Can you come up with some examples when a named template is very useful or not at all? I need some borderline cases and some ideas for improvement.
Tchrist's response
Comments on his objections
- Lack of multi-line pattern strings.
- There are no multi-line strings in Java that I would like to change but cannot.
- Freedom from insanely burdensome and erroneous double back dumping ...
- This again is something that I cannot do, I can only offer a workaround, p. below.
- No compilation exceptions for invalid regular expression literals and no caching of properly compiled regular expressions.
- As regular expressions, only part of the standard library, and not the language itself, there is nothing that can be done here.
- There are no tools for debugging or profiling.
- I can’t do anything here.
- Lack of compliance with UTS # 18.
- This is easily solved by overriding the appropriate patterns, as I suggested. This is not ideal, as you will see explosive replacements in the debugger.
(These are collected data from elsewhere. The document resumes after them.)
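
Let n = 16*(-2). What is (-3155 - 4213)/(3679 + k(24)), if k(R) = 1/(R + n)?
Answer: -58944/29431 ≈ -2.0028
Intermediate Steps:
n = -32
k(R) = 1/(-32 + R) (k(R) = 1/(R - 32) = 1/(-32 + R))
(-3155 - 4213)/(3679 + k(24)) = (-3155 - 4213)/(3679 + 1/(-32 + 24)) = -7368/(3679 + 1/(-8)) = -7368/(3679 - ⅛) = -7368/29431/8 = -7368*8/29431 = -58944/29431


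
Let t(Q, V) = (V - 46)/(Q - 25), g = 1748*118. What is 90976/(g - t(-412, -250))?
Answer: 2484782/5633567 ≈ 0.44107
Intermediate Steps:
g = 206264
t(Q, V) = (-46 + V)/(-25 + Q)
90976/(g - t(-412, -250)) = 90976/(206264 - (-46 - 250)/(-25 - 412)) = 90976/(206264 - (-296)/(-437)) = 90976/(206264 - (-1)*(-296)/437) = 90976/(206264 - 1*296/437) = 90976/(206264 - 296/437) = 90976/(90137072/437) = 90976*(437/90137072) = 2484782/5633567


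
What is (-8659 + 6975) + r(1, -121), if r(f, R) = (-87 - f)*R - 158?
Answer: 8806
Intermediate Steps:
r(f, R) = -158 + R*(-87 - f) (r(f, R) = R*(-87 - f) - 158 = -158 + R*(-87 - f))
(-8659 + 6975) + r(1, -121) = (-8659 + 6975) + (-158 - 87*(-121) - 1*(-121)*1) = -1684 + (-158 + 10527 + 121) = -1684 + 10490 = 8806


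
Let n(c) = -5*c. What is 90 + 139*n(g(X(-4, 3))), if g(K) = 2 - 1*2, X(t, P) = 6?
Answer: 90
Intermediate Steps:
g(K) = 0 (g(K) = 2 - 2 = 0)
90 + 139*n(g(X(-4, 3))) = 90 + 139*(-5*0) = 90 + 139*0 = 90 + 0 = 90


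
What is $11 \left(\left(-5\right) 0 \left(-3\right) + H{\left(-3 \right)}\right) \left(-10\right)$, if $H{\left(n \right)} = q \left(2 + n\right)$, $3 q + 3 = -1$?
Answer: $- \frac{440}{3} \approx -146.67$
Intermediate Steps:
$q = - \frac{4}{3}$ ($q = -1 + \frac{1}{3} \left(-1\right) = -1 - \frac{1}{3} = - \frac{4}{3} \approx -1.3333$)
$H{\left(n \right)} = - \frac{8}{3} - \frac{4 n}{3}$ ($H{\left(n \right)} = - \frac{4 \left(2 + n\right)}{3} = - \frac{8}{3} - \frac{4 n}{3}$)
$11 \left(\left(-5\right) 0 \left(-3\right) + H{\left(-3 \right)}\right) \left(-10\right) = 11 \left(\left(-5\right) 0 \left(-3\right) - - \frac{4}{3}\right) \left(-10\right) = 11 \left(0 \left(-3\right) + \left(- \frac{8}{3} + 4\right)\right) \left(-10\right) = 11 \left(0 + \frac{4}{3}\right) \left(-10\right) = 11 \cdot \frac{4}{3} \left(-10\right) = \frac{44}{3} \left(-10\right) = - \frac{440}{3}$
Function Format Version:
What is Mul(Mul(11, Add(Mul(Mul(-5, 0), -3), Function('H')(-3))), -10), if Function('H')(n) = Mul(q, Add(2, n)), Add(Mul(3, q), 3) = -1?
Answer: Rational(-440, 3) ≈ -146.67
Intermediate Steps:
q = Rational(-4, 3) (q = Add(-1, Mul(Rational(1, 3), -1)) = Add(-1, Rational(-1, 3)) = Rational(-4, 3) ≈ -1.3333)
Function('H')(n) = Add(Rational(-8, 3), Mul(Rational(-4, 3), n)) (Function('H')(n) = Mul(Rational(-4, 3), Add(2, n)) = Add(Rational(-8, 3), Mul(Rational(-4, 3), n)))
Mul(Mul(11, Add(Mul(Mul(-5, 0), -3), Function('H')(-3))), -10) = Mul(Mul(11, Add(Mul(Mul(-5, 0), -3), Add(Rational(-8, 3), Mul(Rational(-4, 3), -3)))), -10) = Mul(Mul(11, Add(Mul(0, -3), Add(Rational(-8, 3), 4))), -10) = Mul(Mul(11, Add(0, Rational(4, 3))), -10) = Mul(Mul(11, Rational(4, 3)), -10) = Mul(Rational(44, 3), -10) = Rational(-440, 3)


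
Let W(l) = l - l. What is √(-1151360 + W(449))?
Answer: 8*I*√17990 ≈ 1073.0*I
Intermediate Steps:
W(l) = 0
√(-1151360 + W(449)) = √(-1151360 + 0) = √(-1151360) = 8*I*√17990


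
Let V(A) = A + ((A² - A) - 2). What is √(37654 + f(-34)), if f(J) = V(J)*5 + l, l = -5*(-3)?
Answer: 11*√359 ≈ 208.42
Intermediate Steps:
l = 15
V(A) = -2 + A² (V(A) = A + (-2 + A² - A) = -2 + A²)
f(J) = 5 + 5*J² (f(J) = (-2 + J²)*5 + 15 = (-10 + 5*J²) + 15 = 5 + 5*J²)
√(37654 + f(-34)) = √(37654 + (5 + 5*(-34)²)) = √(37654 + (5 + 5*1156)) = √(37654 + (5 + 5780)) = √(37654 + 5785) = √43439 = 11*√359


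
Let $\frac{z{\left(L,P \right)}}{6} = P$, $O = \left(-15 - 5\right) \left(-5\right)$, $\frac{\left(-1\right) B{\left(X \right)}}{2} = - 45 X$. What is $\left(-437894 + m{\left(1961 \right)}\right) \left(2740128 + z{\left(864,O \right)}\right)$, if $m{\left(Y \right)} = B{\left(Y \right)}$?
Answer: $-716437262112$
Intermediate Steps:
$B{\left(X \right)} = 90 X$ ($B{\left(X \right)} = - 2 \left(- 45 X\right) = 90 X$)
$O = 100$ ($O = \left(-20\right) \left(-5\right) = 100$)
$z{\left(L,P \right)} = 6 P$
$m{\left(Y \right)} = 90 Y$
$\left(-437894 + m{\left(1961 \right)}\right) \left(2740128 + z{\left(864,O \right)}\right) = \left(-437894 + 90 \cdot 1961\right) \left(2740128 + 6 \cdot 100\right) = \left(-437894 + 176490\right) \left(2740128 + 600\right) = \left(-261404\right) 2740728 = -716437262112$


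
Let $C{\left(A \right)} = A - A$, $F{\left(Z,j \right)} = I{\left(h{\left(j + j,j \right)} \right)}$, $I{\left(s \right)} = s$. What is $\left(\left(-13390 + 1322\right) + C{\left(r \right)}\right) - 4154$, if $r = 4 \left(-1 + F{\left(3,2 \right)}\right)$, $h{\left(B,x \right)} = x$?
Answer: $-16222$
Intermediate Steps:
$F{\left(Z,j \right)} = j$
$r = 4$ ($r = 4 \left(-1 + 2\right) = 4 \cdot 1 = 4$)
$C{\left(A \right)} = 0$
$\left(\left(-13390 + 1322\right) + C{\left(r \right)}\right) - 4154 = \left(\left(-13390 + 1322\right) + 0\right) - 4154 = \left(-12068 + 0\right) - 4154 = -12068 - 4154 = -16222$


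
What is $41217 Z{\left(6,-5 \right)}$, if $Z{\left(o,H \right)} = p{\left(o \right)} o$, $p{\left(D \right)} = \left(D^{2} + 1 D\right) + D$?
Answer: $11870496$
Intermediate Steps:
$p{\left(D \right)} = D^{2} + 2 D$ ($p{\left(D \right)} = \left(D^{2} + D\right) + D = \left(D + D^{2}\right) + D = D^{2} + 2 D$)
$Z{\left(o,H \right)} = o^{2} \left(2 + o\right)$ ($Z{\left(o,H \right)} = o \left(2 + o\right) o = o^{2} \left(2 + o\right)$)
$41217 Z{\left(6,-5 \right)} = 41217 \cdot 6^{2} \left(2 + 6\right) = 41217 \cdot 36 \cdot 8 = 41217 \cdot 288 = 11870496$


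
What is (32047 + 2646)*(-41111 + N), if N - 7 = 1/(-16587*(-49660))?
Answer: -1174628416145935547/823710420 ≈ -1.4260e+9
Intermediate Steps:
N = 5765972941/823710420 (N = 7 + 1/(-16587*(-49660)) = 7 - 1/16587*(-1/49660) = 7 + 1/823710420 = 5765972941/823710420 ≈ 7.0000)
(32047 + 2646)*(-41111 + N) = (32047 + 2646)*(-41111 + 5765972941/823710420) = 34693*(-33857793103679/823710420) = -1174628416145935547/823710420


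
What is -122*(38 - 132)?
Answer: 11468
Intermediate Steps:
-122*(38 - 132) = -122*(-94) = 11468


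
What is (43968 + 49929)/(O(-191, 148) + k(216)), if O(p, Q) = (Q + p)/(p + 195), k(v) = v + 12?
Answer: 375588/869 ≈ 432.21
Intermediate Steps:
k(v) = 12 + v
O(p, Q) = (Q + p)/(195 + p)
(43968 + 49929)/(O(-191, 148) + k(216)) = (43968 + 49929)/((148 - 191)/(195 - 191) + (12 + 216)) = 93897/(-43/4 + 228) = 93897/(869/4) = 93897*(4/869) = 375588/869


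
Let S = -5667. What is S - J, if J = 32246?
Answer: -37913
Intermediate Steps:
S - J = -5667 - 1*32246 = -5667 - 32246 = -37913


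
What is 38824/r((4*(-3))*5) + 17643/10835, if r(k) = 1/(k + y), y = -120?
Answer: -75718429557/10835 ≈ -6.9883e+6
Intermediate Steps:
r(k) = 1/(-120 + k) (r(k) = 1/(k - 120) = 1/(-120 + k))
38824/r((4*(-3))*5) + 17643/10835 = 38824/(1/(-120 + (4*(-3))*5)) + 17643/10835 = 38824/(1/(-120 - 12*5)) + 17643*(1/10835) = 38824/(1/(-120 - 60)) + 17643/10835 = 38824/(1/(-180)) + 17643/10835 = 38824/(-1/180) + 17643/10835 = 38824*(-180) + 17643/10835 = -6988320 + 17643/10835 = -75718429557/10835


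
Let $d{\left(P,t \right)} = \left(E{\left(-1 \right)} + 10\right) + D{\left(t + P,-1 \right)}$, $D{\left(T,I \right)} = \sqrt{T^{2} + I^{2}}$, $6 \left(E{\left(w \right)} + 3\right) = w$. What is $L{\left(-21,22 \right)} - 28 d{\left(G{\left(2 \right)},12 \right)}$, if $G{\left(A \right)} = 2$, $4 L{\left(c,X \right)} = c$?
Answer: $- \frac{2359}{12} - 28 \sqrt{197} \approx -589.58$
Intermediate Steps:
$L{\left(c,X \right)} = \frac{c}{4}$
$E{\left(w \right)} = -3 + \frac{w}{6}$
$D{\left(T,I \right)} = \sqrt{I^{2} + T^{2}}$
$d{\left(P,t \right)} = \frac{41}{6} + \sqrt{1 + \left(P + t\right)^{2}}$ ($d{\left(P,t \right)} = \left(\left(-3 + \frac{1}{6} \left(-1\right)\right) + 10\right) + \sqrt{\left(-1\right)^{2} + \left(t + P\right)^{2}} = \left(\left(-3 - \frac{1}{6}\right) + 10\right) + \sqrt{1 + \left(P + t\right)^{2}} = \left(- \frac{19}{6} + 10\right) + \sqrt{1 + \left(P + t\right)^{2}} = \frac{41}{6} + \sqrt{1 + \left(P + t\right)^{2}}$)
$L{\left(-21,22 \right)} - 28 d{\left(G{\left(2 \right)},12 \right)} = \frac{1}{4} \left(-21\right) - 28 \left(\frac{41}{6} + \sqrt{1 + \left(2 + 12\right)^{2}}\right) = - \frac{21}{4} - 28 \left(\frac{41}{6} + \sqrt{1 + 14^{2}}\right) = - \frac{21}{4} - 28 \left(\frac{41}{6} + \sqrt{1 + 196}\right) = - \frac{21}{4} - 28 \left(\frac{41}{6} + \sqrt{197}\right) = - \frac{21}{4} - \left(\frac{574}{3} + 28 \sqrt{197}\right) = - \frac{2359}{12} - 28 \sqrt{197}$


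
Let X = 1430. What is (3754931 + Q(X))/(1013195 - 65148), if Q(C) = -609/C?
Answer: 5369550721/1355707210 ≈ 3.9607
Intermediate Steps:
(3754931 + Q(X))/(1013195 - 65148) = (3754931 - 609/1430)/(1013195 - 65148) = (3754931 - 609*1/1430)/948047 = (3754931 - 609/1430)*(1/948047) = (5369550721/1430)*(1/948047) = 5369550721/1355707210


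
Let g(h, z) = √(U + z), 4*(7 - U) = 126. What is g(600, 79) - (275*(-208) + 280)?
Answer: 56920 + √218/2 ≈ 56927.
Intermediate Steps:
U = -49/2 (U = 7 - ¼*126 = 7 - 63/2 = -49/2 ≈ -24.500)
g(h, z) = √(-49/2 + z)
g(600, 79) - (275*(-208) + 280) = √(-98 + 4*79)/2 - (275*(-208) + 280) = √(-98 + 316)/2 - (-57200 + 280) = √218/2 - 1*(-56920) = √218/2 + 56920 = 56920 + √218/2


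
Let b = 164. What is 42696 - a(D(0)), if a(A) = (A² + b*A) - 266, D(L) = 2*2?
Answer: 42290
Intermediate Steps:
D(L) = 4
a(A) = -266 + A² + 164*A (a(A) = (A² + 164*A) - 266 = -266 + A² + 164*A)
42696 - a(D(0)) = 42696 - (-266 + 4² + 164*4) = 42696 - (-266 + 16 + 656) = 42696 - 1*406 = 42696 - 406 = 42290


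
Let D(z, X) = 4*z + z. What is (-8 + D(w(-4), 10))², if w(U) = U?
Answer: 784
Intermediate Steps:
D(z, X) = 5*z
(-8 + D(w(-4), 10))² = (-8 + 5*(-4))² = (-8 - 20)² = (-28)² = 784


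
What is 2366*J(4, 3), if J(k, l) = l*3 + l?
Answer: 28392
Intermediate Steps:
J(k, l) = 4*l (J(k, l) = 3*l + l = 4*l)
2366*J(4, 3) = 2366*(4*3) = 2366*12 = 28392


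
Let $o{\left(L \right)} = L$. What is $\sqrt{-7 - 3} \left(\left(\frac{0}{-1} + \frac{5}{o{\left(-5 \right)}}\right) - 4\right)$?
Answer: $- 5 i \sqrt{10} \approx - 15.811 i$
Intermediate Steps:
$\sqrt{-7 - 3} \left(\left(\frac{0}{-1} + \frac{5}{o{\left(-5 \right)}}\right) - 4\right) = \sqrt{-7 - 3} \left(\left(\frac{0}{-1} + \frac{5}{-5}\right) - 4\right) = \sqrt{-10} \left(\left(0 \left(-1\right) + 5 \left(- \frac{1}{5}\right)\right) - 4\right) = i \sqrt{10} \left(\left(0 - 1\right) - 4\right) = i \sqrt{10} \left(-1 - 4\right) = i \sqrt{10} \left(-5\right) = - 5 i \sqrt{10}$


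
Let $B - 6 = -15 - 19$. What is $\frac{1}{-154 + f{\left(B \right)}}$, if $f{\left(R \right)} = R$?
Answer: $- \frac{1}{182} \approx -0.0054945$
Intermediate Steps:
$B = -28$ ($B = 6 - 34 = -28$)
$\frac{1}{-154 + f{\left(B \right)}} = \frac{1}{-154 - 28} = \frac{1}{-182} = - \frac{1}{182}$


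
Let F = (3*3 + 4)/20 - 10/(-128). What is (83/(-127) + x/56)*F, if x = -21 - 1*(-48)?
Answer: -284027/2275840 ≈ -0.12480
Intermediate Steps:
x = 27 (x = -21 + 48 = 27)
F = 233/320 (F = (9 + 4)*(1/20) - 10*(-1/128) = 13*(1/20) + 5/64 = 13/20 + 5/64 = 233/320 ≈ 0.72812)
(83/(-127) + x/56)*F = (83/(-127) + 27/56)*(233/320) = (83*(-1/127) + 27*(1/56))*(233/320) = (-83/127 + 27/56)*(233/320) = -1219/7112*233/320 = -284027/2275840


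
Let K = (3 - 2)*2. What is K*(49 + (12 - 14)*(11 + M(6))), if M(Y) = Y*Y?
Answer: -90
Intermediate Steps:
K = 2 (K = 1*2 = 2)
M(Y) = Y²
K*(49 + (12 - 14)*(11 + M(6))) = 2*(49 + (12 - 14)*(11 + 6²)) = 2*(49 - 2*(11 + 36)) = 2*(49 - 2*47) = 2*(49 - 94) = 2*(-45) = -90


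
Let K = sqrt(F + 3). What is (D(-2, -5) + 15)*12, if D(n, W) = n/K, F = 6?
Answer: 172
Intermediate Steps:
K = 3 (K = sqrt(6 + 3) = sqrt(9) = 3)
D(n, W) = n/3
(D(-2, -5) + 15)*12 = ((1/3)*(-2) + 15)*12 = (-2/3 + 15)*12 = (43/3)*12 = 172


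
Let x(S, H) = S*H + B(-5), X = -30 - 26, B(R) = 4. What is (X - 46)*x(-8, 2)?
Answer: 1224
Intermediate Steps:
X = -56
x(S, H) = 4 + H*S (x(S, H) = S*H + 4 = H*S + 4 = 4 + H*S)
(X - 46)*x(-8, 2) = (-56 - 46)*(4 + 2*(-8)) = -102*(4 - 16) = -102*(-12) = 1224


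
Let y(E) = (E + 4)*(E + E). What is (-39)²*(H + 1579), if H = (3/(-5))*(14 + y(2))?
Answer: 11834901/5 ≈ 2.3670e+6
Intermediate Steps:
y(E) = 2*E*(4 + E) (y(E) = (4 + E)*(2*E) = 2*E*(4 + E))
H = -114/5 (H = (3/(-5))*(14 + 2*2*(4 + 2)) = (3*(-⅕))*(14 + 2*2*6) = -3*(14 + 24)/5 = -⅗*38 = -114/5 ≈ -22.800)
(-39)²*(H + 1579) = (-39)²*(-114/5 + 1579) = 1521*(7781/5) = 11834901/5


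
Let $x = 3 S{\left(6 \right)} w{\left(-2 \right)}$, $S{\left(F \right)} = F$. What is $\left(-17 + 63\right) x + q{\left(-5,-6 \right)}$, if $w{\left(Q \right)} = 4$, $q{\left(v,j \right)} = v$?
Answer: $3307$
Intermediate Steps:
$x = 72$ ($x = 3 \cdot 6 \cdot 4 = 18 \cdot 4 = 72$)
$\left(-17 + 63\right) x + q{\left(-5,-6 \right)} = \left(-17 + 63\right) 72 - 5 = 46 \cdot 72 - 5 = 3312 - 5 = 3307$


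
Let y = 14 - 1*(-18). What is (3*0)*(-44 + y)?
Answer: 0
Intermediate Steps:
y = 32 (y = 14 + 18 = 32)
(3*0)*(-44 + y) = (3*0)*(-44 + 32) = 0*(-12) = 0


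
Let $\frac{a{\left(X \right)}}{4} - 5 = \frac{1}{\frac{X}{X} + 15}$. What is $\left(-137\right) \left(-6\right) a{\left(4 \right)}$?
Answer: $\frac{33291}{2} \approx 16646.0$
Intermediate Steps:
$a{\left(X \right)} = \frac{81}{4}$ ($a{\left(X \right)} = 20 + \frac{4}{\frac{X}{X} + 15} = 20 + \frac{4}{1 + 15} = 20 + \frac{4}{16} = 20 + 4 \cdot \frac{1}{16} = 20 + \frac{1}{4} = \frac{81}{4}$)
$\left(-137\right) \left(-6\right) a{\left(4 \right)} = \left(-137\right) \left(-6\right) \frac{81}{4} = 822 \cdot \frac{81}{4} = \frac{33291}{2}$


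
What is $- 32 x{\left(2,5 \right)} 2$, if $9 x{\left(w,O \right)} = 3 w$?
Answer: $- \frac{128}{3} \approx -42.667$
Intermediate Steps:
$x{\left(w,O \right)} = \frac{w}{3}$ ($x{\left(w,O \right)} = \frac{3 w}{9} = \frac{w}{3}$)
$- 32 x{\left(2,5 \right)} 2 = - 32 \cdot \frac{1}{3} \cdot 2 \cdot 2 = \left(-32\right) \frac{2}{3} \cdot 2 = \left(- \frac{64}{3}\right) 2 = - \frac{128}{3}$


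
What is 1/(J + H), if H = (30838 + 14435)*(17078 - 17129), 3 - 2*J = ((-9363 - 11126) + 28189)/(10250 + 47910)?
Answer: -5816/13428687829 ≈ -4.3310e-7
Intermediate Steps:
J = 8339/5816 (J = 3/2 - ((-9363 - 11126) + 28189)/(2*(10250 + 47910)) = 3/2 - (-20489 + 28189)/(2*58160) = 3/2 - 3850/58160 = 3/2 - ½*385/2908 = 3/2 - 385/5816 = 8339/5816 ≈ 1.4338)
H = -2308923 (H = 45273*(-51) = -2308923)
1/(J + H) = 1/(8339/5816 - 2308923) = 1/(-13428687829/5816) = -5816/13428687829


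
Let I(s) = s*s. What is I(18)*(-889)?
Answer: -288036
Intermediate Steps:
I(s) = s²
I(18)*(-889) = 18²*(-889) = 324*(-889) = -288036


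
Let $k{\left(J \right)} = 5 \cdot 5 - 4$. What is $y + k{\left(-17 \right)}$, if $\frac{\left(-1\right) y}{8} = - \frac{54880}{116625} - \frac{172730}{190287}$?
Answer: $\frac{47382489557}{1479481425} \approx 32.026$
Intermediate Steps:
$y = \frac{16313379632}{1479481425}$ ($y = - 8 \left(- \frac{54880}{116625} - \frac{172730}{190287}\right) = - 8 \left(\left(-54880\right) \frac{1}{116625} - \frac{172730}{190287}\right) = - 8 \left(- \frac{10976}{23325} - \frac{172730}{190287}\right) = \left(-8\right) \left(- \frac{2039172454}{1479481425}\right) = \frac{16313379632}{1479481425} \approx 11.026$)
$k{\left(J \right)} = 21$ ($k{\left(J \right)} = 25 - 4 = 21$)
$y + k{\left(-17 \right)} = \frac{16313379632}{1479481425} + 21 = \frac{47382489557}{1479481425}$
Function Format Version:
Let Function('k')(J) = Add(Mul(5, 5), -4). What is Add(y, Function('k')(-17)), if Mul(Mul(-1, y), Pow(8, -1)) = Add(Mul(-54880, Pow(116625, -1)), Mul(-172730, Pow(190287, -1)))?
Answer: Rational(47382489557, 1479481425) ≈ 32.026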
It sounds like you don't like Java. I would be happy to see some syntax improvements, but there is nothing I can do about it. I am looking for something working with current Java.
RFC 5322
Your example can be easily written using my syntax:
final MyPattern pattern = MyPattern.builder() .define(" ", "") // ignore spaces .useForBackslash('#') // (1): see (2) .define("address", "`mailbox` | `group`") .define("WSP", "[\u0020\u0009]") .define("DQUOTE", "\"") .define("CRLF", "\r\n") .define("DIGIT", "[0-9]") .define("ALPHA", "[A-Za-z]") .define("NO_WS_CTL", "[\u0001-\u0008\u000b\u000c\u000e-\u001f\u007f]") // No whitespace control ... .define("domain_literal", "`CFWS`? #[ (?: `FWS`? `dcontent`)* `FWS`? #] `CFWS1?") // (2): see (1) ... .define("group", "`display_name` : (?:`mailbox_list` | `CFWS`)? ; `CFWS`?") .define("angle_addr", "`CFWS`? < `addr_spec` `CFWS`?") .define("name_addr", "`display_name`? `angle_addr`") .define("mailbox", "`name_addr` | `addr_spec`") .define("address", "`mailbox` | `group`") .build("`address`");
disadvantages
When rewriting your example, I ran into the following problems:
- Since there are no
\xdd escape sequences \udddd , you must use - Using a different character instead of a backslash is a bit strange
- As I prefer to write from bottom to top, I had to cancel your lines
- Without much idea of what he is doing, I, apart from myself, have made some mistakes
On the bright side: - Ignoring spaces is not a problem - Comments are not a problem - readability is good
And most importantly: Simple Java and uses the existing regex-engine as is.